Sreeja Nair - email@example.com - Singapore
Policies are continually being designed for current and future conditions about which policymakers often have incomplete or no information at all. Climate change is a good example of a complex and unstructured policy problem that is characterized by a high degree of uncertainty. Given the likelihood of non-linearity in the future climate, the impacts associated with climate change may be manifested to varying extents (IPCC, 2007). However other kinds of policies exist in which uncertainty is minimal or manageable, such as what happens in transportation policy-making or health policy-making where historical data and linear relationships greatly reduce risks associated with uncertain futures. Failing to correctly identify the bounds and range of these uncertainties is a major cause of policy over and under-reaction (Maor, 2012; Maor, 2014) and over and under-design.

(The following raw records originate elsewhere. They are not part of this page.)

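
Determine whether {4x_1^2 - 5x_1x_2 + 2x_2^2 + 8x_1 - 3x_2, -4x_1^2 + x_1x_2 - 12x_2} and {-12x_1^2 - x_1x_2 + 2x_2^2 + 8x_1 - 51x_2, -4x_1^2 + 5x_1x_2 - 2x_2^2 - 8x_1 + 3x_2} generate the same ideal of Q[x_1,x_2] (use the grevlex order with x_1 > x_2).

Yes, the ideals are equal.

Equality of ideals is decidable: compute both reduced Gröbner bases (unique for the ordering) and check whether they agree.
Buchberger on the first generating set:
f_1 = 4x_1^2 - 5x_1x_2 + 2x_2^2 + 8x_1 - 3x_2, LT = x_1^2.
f_2 = -4x_1^2 + x_1x_2 - 12x_2, LT = x_1^2.

S(f_1,f_2): lcm = x_1^2. S = -x_1x_2 + 1/2x_2^2 + 2x_1 - 15/4x_2.
  reduce S modulo (f_1, f_2):
  remainder -x_1x_2 + 1/2x_2^2 + 2x_1 - 15/4x_2 ≠ 0; add g_3 = -x_1x_2 + 1/2x_2^2 + 2x_1 - 15/4x_2 to the basis.

S(f_1,g_3): lcm = x_1^2x_2. S = -3/4x_1x_2^2 + 1/2x_2^3 + 2x_1^2 - 7/4x_1x_2 - 3/4x_2^2.
  reduce S modulo (f_1, f_2, g_3):
  remainder 1/8x_2^3 + 11/16x_2^2 - 11/2x_1 + 69/16x_2 ≠ 0; add g_4 = 1/8x_2^3 + 11/16x_2^2 - 11/2x_1 + 69/16x_2 to the basis.

The other S-polynomials (S(f_2,g_3), S(f_1,g_4), S(f_2,g_4), S(g_3,g_4)) all reduce to 0 modulo the current basis, so we have a Gröbner basis.
Inter-reduce: drop elements whose leading term is divisible by another's, tail-reduce, and make monic.
Reduced Gröbner basis: {x_2^3 + 11/2x_2^2 - 44x_1 + 69/2x_2, x_1^2 - 1/8x_2^2 - 1/2x_1 + 63/16x_2, x_1x_2 - 1/2x_2^2 - 2x_1 + 15/4x_2}.

Buchberger on the second generating set:
h_1 = -12x_1^2 - x_1x_2 + 2x_2^2 + 8x_1 - 51x_2, LT = x_1^2.
h_2 = -4x_1^2 + 5x_1x_2 - 2x_2^2 - 8x_1 + 3x_2, LT = x_1^2.

S(h_1,h_2): lcm = x_1^2. S = 4/3x_1x_2 - 2/3x_2^2 - 8/3x_1 + 5x_2.
  reduce S modulo (h_1, h_2):
  remainder 4/3x_1x_2 - 2/3x_2^2 - 8/3x_1 + 5x_2 ≠ 0; add k_3 = 4/3x_1x_2 - 2/3x_2^2 - 8/3x_1 + 5x_2 to the basis.

S(h_1,k_3): lcm = x_1^2x_2. S = 7/12x_1x_2^2 - 1/6x_2^3 + 2x_1^2 - 53/12x_1x_2 + 17/4x_2^2.
  reduce S modulo (h_1, h_2, k_3):
  remainder 1/8x_2^3 + 11/16x_2^2 - 11/2x_1 + 69/16x_2 ≠ 0; add k_4 = 1/8x_2^3 + 11/16x_2^2 - 11/2x_1 + 69/16x_2 to the basis.

The other S-polynomials (S(h_2,k_3), S(h_1,k_4), S(h_2,k_4), S(k_3,k_4)) all reduce to 0 modulo the current basis, so we have a Gröbner basis.
Inter-reduce: drop elements whose leading term is divisible by another's, tail-reduce, and make monic.
Reduced Gröbner basis: {x_2^3 + 11/2x_2^2 - 44x_1 + 69/2x_2, x_1^2 - 1/8x_2^2 - 1/2x_1 + 63/16x_2, x_1x_2 - 1/2x_2^2 - 2x_1 + 15/4x_2}.

Same reduced basis, so the two generating sets span the same ideal.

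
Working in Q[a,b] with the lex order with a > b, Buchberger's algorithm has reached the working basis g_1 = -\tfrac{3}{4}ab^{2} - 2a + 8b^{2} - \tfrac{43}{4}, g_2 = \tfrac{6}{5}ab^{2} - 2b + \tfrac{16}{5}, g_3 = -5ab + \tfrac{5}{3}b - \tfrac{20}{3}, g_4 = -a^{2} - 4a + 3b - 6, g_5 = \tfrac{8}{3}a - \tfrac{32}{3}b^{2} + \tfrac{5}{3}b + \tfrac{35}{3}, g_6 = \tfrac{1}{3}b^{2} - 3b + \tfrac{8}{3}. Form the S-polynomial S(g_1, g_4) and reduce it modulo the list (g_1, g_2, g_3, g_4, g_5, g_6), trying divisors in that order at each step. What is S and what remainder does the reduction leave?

S(g_1, g_4) = \tfrac{8}{3}a^{2} - \tfrac{44}{3}ab^{2} + \tfrac{43}{3}a + 3b^{3} - 6b^{2}; remainder on division = \tfrac{20035}{72}b - \tfrac{20035}{72}.

lcm(LM(g_1), LM(g_4)) = a^{2}b^{2}.
S = (lcm/LT(g_1))·g_1 − (lcm/LT(g_4))·g_4 = \tfrac{8}{3}a^{2} - \tfrac{44}{3}ab^{2} + \tfrac{43}{3}a + 3b^{3} - 6b^{2}.
Reduce S modulo (g_1, g_2, g_3, g_4, g_5, g_6) in that order:
  leading term a^{2}: subtract (-\tfrac{8}{3})·g_4 from \tfrac{8}{3}a^{2} - \tfrac{44}{3}ab^{2} + \tfrac{43}{3}a + 3b^{3} - 6b^{2} → -\tfrac{44}{3}ab^{2} + \tfrac{11}{3}a + 3b^{3} - 6b^{2} + 8b - 16
  leading term ab^{2}: subtract (\tfrac{176}{9})·g_1 from -\tfrac{44}{3}ab^{2} + \tfrac{11}{3}a + 3b^{3} - 6b^{2} + 8b - 16 → \tfrac{385}{9}a + 3b^{3} - \tfrac{1462}{9}b^{2} + 8b + \tfrac{1748}{9}
  leading term a: subtract (\tfrac{385}{24})·g_5 from \tfrac{385}{9}a + 3b^{3} - \tfrac{1462}{9}b^{2} + 8b + \tfrac{1748}{9} → 3b^{3} + \tfrac{26}{3}b^{2} - \tfrac{1349}{72}b + \tfrac{509}{72}
  leading term b^{3}: subtract (9b)·g_6 from 3b^{3} + \tfrac{26}{3}b^{2} - \tfrac{1349}{72}b + \tfrac{509}{72} → \tfrac{107}{3}b^{2} - \tfrac{3077}{72}b + \tfrac{509}{72}
  leading term b^{2}: subtract (107)·g_6 from \tfrac{107}{3}b^{2} - \tfrac{3077}{72}b + \tfrac{509}{72} → \tfrac{20035}{72}b - \tfrac{20035}{72}
  leading term b: no divisor's leading term divides it; move \tfrac{20035}{72}b to the remainder.
  leading term 1: no divisor's leading term divides it; move -\tfrac{20035}{72} to the remainder.
The remainder \tfrac{20035}{72}b - \tfrac{20035}{72} is nonzero, so it would be added as the next basis element.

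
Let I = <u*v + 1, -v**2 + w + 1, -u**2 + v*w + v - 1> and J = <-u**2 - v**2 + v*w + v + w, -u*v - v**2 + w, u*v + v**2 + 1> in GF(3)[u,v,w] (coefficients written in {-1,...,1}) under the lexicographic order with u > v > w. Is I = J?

Two ideals are equal iff their reduced Gröbner bases coincide (the reduced basis is unique for a fixed ordering).
Buchberger on the first generating set:
f_1 = u*v + 1, LT = u*v.
f_2 = -v**2 + w + 1, LT = v**2.
f_3 = -u**2 + v*w + v - 1, LT = u**2.

S(f_1,f_2): lcm = u*v**2. S = u*w + u + v.
  reduce S modulo (f_1, f_2, f_3):
  remainder u*w + u + v ≠ 0; add g_4 = u*w + u + v to the basis.

S(f_1,f_3): lcm = u**2*v. S = u + v**2*w + v**2 - v.
  reduce S modulo (f_1, f_2, f_3, g_4):
  remainder u - v + w**2 - w + 1 ≠ 0; add g_5 = u - v + w**2 - w + 1 to the basis.

S(f_3,g_4): lcm = u**2*w. S = -u**2 - u*v - v*w**2 - v*w + w.
  reduce S modulo (f_1, f_2, f_3, g_4, g_5):
  remainder -v*w**2 + v*w - v + w - 1 ≠ 0; add g_6 = -v*w**2 + v*w - v + w - 1 to the basis.

S(g_4,g_5): lcm = u*w. S = u + v*w + v - w**3 + w**2 - w.
  reduce S modulo (f_1, f_2, f_3, g_4, g_5, g_6):
  remainder v*w - v - w**3 - 1 ≠ 0; add g_7 = v*w - v - w**3 - 1 to the basis.

S(g_6,g_7): lcm = v*w**2. S = v + w**4 + 1.
  reduce S modulo (f_1, f_2, f_3, g_4, g_5, g_6, g_7):
  remainder v + w**4 + 1 ≠ 0; add g_8 = v + w**4 + 1 to the basis.

S(g_6,g_8): lcm = v*w**2. S = -v*w + v - w**6 - w**2 - w + 1.
  reduce S modulo (f_1, f_2, f_3, g_4, g_5, g_6, g_7, g_8):
  remainder -w**6 - w**3 - w**2 - w ≠ 0; add g_9 = -w**6 - w**3 - w**2 - w to the basis.

S(g_7,g_8): lcm = v*w. S = -v - w**5 - w**3 - w - 1.
  reduce S modulo (f_1, f_2, f_3, g_4, g_5, g_6, g_7, g_8, g_9):
  remainder -w**5 + w**4 - w**3 - w ≠ 0; add g_10 = -w**5 + w**4 - w**3 - w to the basis.

The other S-polynomials (S(f_2,f_3), S(f_1,g_4), S(f_2,g_4), S(f_1,g_5), S(f_2,g_5), S(f_3,g_5), S(f_1,g_6), S(f_2,g_6), S(f_3,g_6), S(g_4,g_6), S(g_5,g_6), S(f_1,g_7), S(f_2,g_7), S(f_3,g_7), S(g_4,g_7), S(g_5,g_7), S(f_1,g_8), S(f_2,g_8), S(f_3,g_8), S(g_4,g_8), S(g_5,g_8), S(f_1,g_9), S(f_2,g_9), S(f_3,g_9), S(g_4,g_9), S(g_5,g_9), S(g_6,g_9), S(g_7,g_9), S(g_8,g_9), S(f_1,g_10), S(f_2,g_10), S(f_3,g_10), S(g_4,g_10), S(g_5,g_10), S(g_6,g_10), S(g_7,g_10), S(g_8,g_10), S(g_9,g_10)) all reduce to 0 modulo the current basis, so we have a Gröbner basis.
Inter-reduce: drop elements whose leading term is divisible by another's, tail-reduce, and make monic.
Reduced Gröbner basis: {u + w**4 + w**2 - w - 1, v + w**4 + 1, w**5 - w**4 + w**3 + w}.

Buchberger on the second generating set:
h_1 = -u**2 - v**2 + v*w + v + w, LT = u**2.
h_2 = -u*v - v**2 + w, LT = u*v.
h_3 = u*v + v**2 + 1, LT = u*v.

S(h_1,h_2): lcm = u**2*v. S = -u*v**2 + u*w + v**3 - v**2*w - v**2 - v*w.
  reduce S modulo (h_1, h_2, h_3):
  remainder u*w - v**3 - v**2*w - v**2 + v*w ≠ 0; add k_4 = u*w - v**3 - v**2*w - v**2 + v*w to the basis.

S(h_1,h_3): lcm = u**2*v. S = -u*v**2 - u + v**3 - v**2*w - v**2 - v*w.
  reduce S modulo (h_1, h_2, h_3, k_4):
  remainder -u - v**3 - v**2*w - v**2 + v*w ≠ 0; add k_5 = -u - v**3 - v**2*w - v**2 + v*w to the basis.

S(h_2,h_3): lcm = u*v. S = -w - 1.
  reduce S modulo (h_1, h_2, h_3, k_4, k_5):
  remainder -w - 1 ≠ 0; add k_6 = -w - 1 to the basis.

S(h_1,k_4): lcm = u**2*w. S = u*v**3 + u*v**2*w + u*v**2 - u*v*w + v**2*w - v*w**2 - v*w - w**2.
  reduce S modulo (h_1, h_2, h_3, k_4, k_5, k_6):
  remainder -v**4 + 1 ≠ 0; add k_7 = -v**4 + 1 to the basis.

The other S-polynomials (S(h_2,k_4), S(h_3,k_4), S(h_1,k_5), S(h_2,k_5), S(h_3,k_5), S(k_4,k_5), S(h_1,k_6), S(h_2,k_6), S(h_3,k_6), S(k_4,k_6), S(k_5,k_6), S(h_1,k_7), S(h_2,k_7), S(h_3,k_7), S(k_4,k_7), S(k_5,k_7), S(k_6,k_7)) all reduce to 0 modulo the current basis, so we have a Gröbner basis.
Inter-reduce: drop elements whose leading term is divisible by another's, tail-reduce, and make monic.
Reduced Gröbner basis: {u + v**3 + v, v**4 - 1, w + 1}.

Since the reduced bases disagree, the two ideals are not the same.
The choice of monomial ordering does not affect the verdict — as long as both bases are computed under the same ordering, their equality decides ideal equality.

No, the ideals differ.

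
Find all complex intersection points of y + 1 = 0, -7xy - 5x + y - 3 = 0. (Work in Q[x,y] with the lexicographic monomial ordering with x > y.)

Compute a lex Gröbner basis by Buchberger's algorithm.
f_1 = y + 1, LT = y.
f_2 = -7xy - 5x + y - 3, LT = xy.

S(f_1,f_2): lcm = xy. S = 2/7x + 1/7y - 3/7.
  leading term x: no divisor's leading term divides it; move 2/7x to the remainder.
  leading term y: subtract (1/7)·f_1 from 1/7y - 3/7 → -4/7
  leading term 1: no divisor's leading term divides it; move -4/7 to the remainder.
  remainder 2/7x - 4/7 ≠ 0; add h_3 = 2/7x - 4/7 to the basis.

The other S-polynomials (S(f_1,h_3), S(f_2,h_3)) all reduce to 0 modulo the current basis, so we have a Gröbner basis.
Inter-reduce: drop elements whose leading term is divisible by another's, tail-reduce, and make monic.
Reduced Gröbner basis: {x - 2, y + 1}.

From the last basis element, y + 1 = 0, so y takes values in {-1}. Each choice, substituted upward through the basis, yields the corresponding point(s) of the solution set.
  y = -1: the earlier basis element becomes x - 2 = 0, giving x = 2 — point (2, -1).
Substituting each solution back into the original system confirms all equations vanish.

{(2, -1)}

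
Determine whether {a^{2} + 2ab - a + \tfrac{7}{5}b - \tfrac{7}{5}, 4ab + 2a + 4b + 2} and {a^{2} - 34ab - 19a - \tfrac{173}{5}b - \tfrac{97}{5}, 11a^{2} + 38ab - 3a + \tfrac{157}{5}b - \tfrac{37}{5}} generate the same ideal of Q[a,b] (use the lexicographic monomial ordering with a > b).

Yes, the ideals are equal.

Two ideals are equal iff their reduced Gröbner bases coincide (the reduced basis is unique for a fixed ordering).
Buchberger on the first generating set:
f_1 = a^{2} + 2ab - a + \tfrac{7}{5}b - \tfrac{7}{5}, LT = a^{2}.
f_2 = 4ab + 2a + 4b + 2, LT = ab.

S(f_1,f_2): lcm = a^{2}b. S = -\tfrac{1}{2}a^{2} + 2ab^{2} - 2ab - \tfrac{1}{2}a + \tfrac{7}{5}b^{2} - \tfrac{7}{5}b.
  reduce S modulo (f_1, f_2):
  remainder -\tfrac{3}{5}b^{2} + \tfrac{3}{10}b + \tfrac{3}{10} ≠ 0; add g_3 = -\tfrac{3}{5}b^{2} + \tfrac{3}{10}b + \tfrac{3}{10} to the basis.

The other S-polynomials (S(f_1,g_3), S(f_2,g_3)) all reduce to 0 modulo the current basis, so we have a Gröbner basis.
Inter-reduce: drop elements whose leading term is divisible by another's, tail-reduce, and make monic.
Reduced Gröbner basis: {a^{2} - 2a - \tfrac{3}{5}b - \tfrac{12}{5}, ab + \tfrac{1}{2}a + b + \tfrac{1}{2}, b^{2} - \tfrac{1}{2}b - \tfrac{1}{2}}.

Buchberger on the second generating set:
h_1 = a^{2} - 34ab - 19a - \tfrac{173}{5}b - \tfrac{97}{5}, LT = a^{2}.
h_2 = 11a^{2} + 38ab - 3a + \tfrac{157}{5}b - \tfrac{37}{5}, LT = a^{2}.

S(h_1,h_2): lcm = a^{2}. S = -\tfrac{412}{11}ab - \tfrac{206}{11}a - \tfrac{412}{11}b - \tfrac{206}{11}.
  reduce S modulo (h_1, h_2):
  remainder -\tfrac{412}{11}ab - \tfrac{206}{11}a - \tfrac{412}{11}b - \tfrac{206}{11} ≠ 0; add k_3 = -\tfrac{412}{11}ab - \tfrac{206}{11}a - \tfrac{412}{11}b - \tfrac{206}{11} to the basis.

S(h_1,k_3): lcm = a^{2}b. S = -\tfrac{1}{2}a^{2} - 34ab^{2} - 20ab - \tfrac{1}{2}a - \tfrac{173}{5}b^{2} - \tfrac{97}{5}b.
  reduce S modulo (h_1, h_2, k_3):
  remainder -\tfrac{3}{5}b^{2} + \tfrac{3}{10}b + \tfrac{3}{10} ≠ 0; add k_4 = -\tfrac{3}{5}b^{2} + \tfrac{3}{10}b + \tfrac{3}{10} to the basis.

The other S-polynomials (S(h_2,k_3), S(h_1,k_4), S(h_2,k_4), S(k_3,k_4)) all reduce to 0 modulo the current basis, so we have a Gröbner basis.
Inter-reduce: drop elements whose leading term is divisible by another's, tail-reduce, and make monic.
Reduced Gröbner basis: {a^{2} - 2a - \tfrac{3}{5}b - \tfrac{12}{5}, ab + \tfrac{1}{2}a + b + \tfrac{1}{2}, b^{2} - \tfrac{1}{2}b - \tfrac{1}{2}}.

These coincide, so the ideals are equal.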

Enhanced experimentation and learning can be instrumental in “keeping pace with the dynamic drivers and expressions of risk” (O’Brien et al, 2012). Pilots form a common and important form of policy experimentation and involve the “phased introduction of major government policies or programmes, allowing them to be tested, evaluated and adjusted before being rolled out nationally” (Cabinet Office, 2003). Using the example of adaptation policies for climate change, this paper conceptualizes that for policy design under uncertainty it is important to utilize ‘appropriate’ design processes such as policy experimentation that can generate outcomes that are ‘proportionate’ to the level of change in the policy environment (uncertainty). This paper focuses on the design of policy experiments to yield proportionate policy responses given the uncertainty in the policy environment in the short-and long-term, and related challenges. Responses can range from incremental to transformative with change in the policy environment. Barriers to development of proportionate responses are also discussed.